Where were those key educational bodies Education Scotland and the SQA when that was going on? Frankly, they were missing in action. In repeated appearances before the Education and Skills Committee, they first denied that the problems existed at all and then told us that they did not know how widespread multilevel teaching was or whether subjects were being squeezed out of the curriculum. They told us that they were not really sure whether our children were being taught in a three-year-plus-three-year curricular model or a two-plus-two-plus-two model, and they could not tell us whether that mattered.

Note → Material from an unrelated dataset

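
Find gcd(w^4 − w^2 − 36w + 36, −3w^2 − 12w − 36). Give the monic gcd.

By polynomial division,
  w^4 − w^2 − 36w + 36 = (−(1/3)w^2 + (4/3)w − 1)(−3w^2 − 12w − 36) + (0)
Last nonzero remainder: −3w^2 − 12w − 36. Dividing through by −3 gives the monic gcd w^2 + 4w + 12.

w^2 + 4w + 12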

Meanwhile, the SQA continues to assess courses with designated teaching hours that cannot be fitted into the curriculum for excellence timetable.
When the pandemic hit, teachers—who did a heroic job in moving to remote learning virtually overnight—were left for months without leadership from Education Scotland to support those efforts. The cabinet secretary talked about the Education Scotland reviews of remote learning in the second lockdown. He is right that such reviews are taking place, but those are mostly reviews of what everyone else is doing to make remote learning work; they are not about what Education Scotland is doing.
Meanwhile, as Jamie Greene said, the SQA ignored months of advice that it was designing a certification model that was an accident waiting to happen—and, indeed, it happened. We seem to have learned so little. Only this morning, we had yet another iteration of SQA advice, months after exams were cancelled for the second time, when time is again running out and teachers have been saying for many weeks that they needed that information earlier.
Prior to the pandemic, the Parliament, seized of the seriousness of the problems, and without confidence in Education Scotland or the SQA to even recognise, never mind fix, those problems, forced the cabinet secretary to the review. Now we discover that, although that work is in his hands, he intends to use to use the pandemic as an excuse to deny the Parliament sight of the findings. That is not good enough, and the performance of Education Scotland and the SQA has not been good enough, either. It is not gratuitous to say that clearly this afternoon; it is absolutely necessary.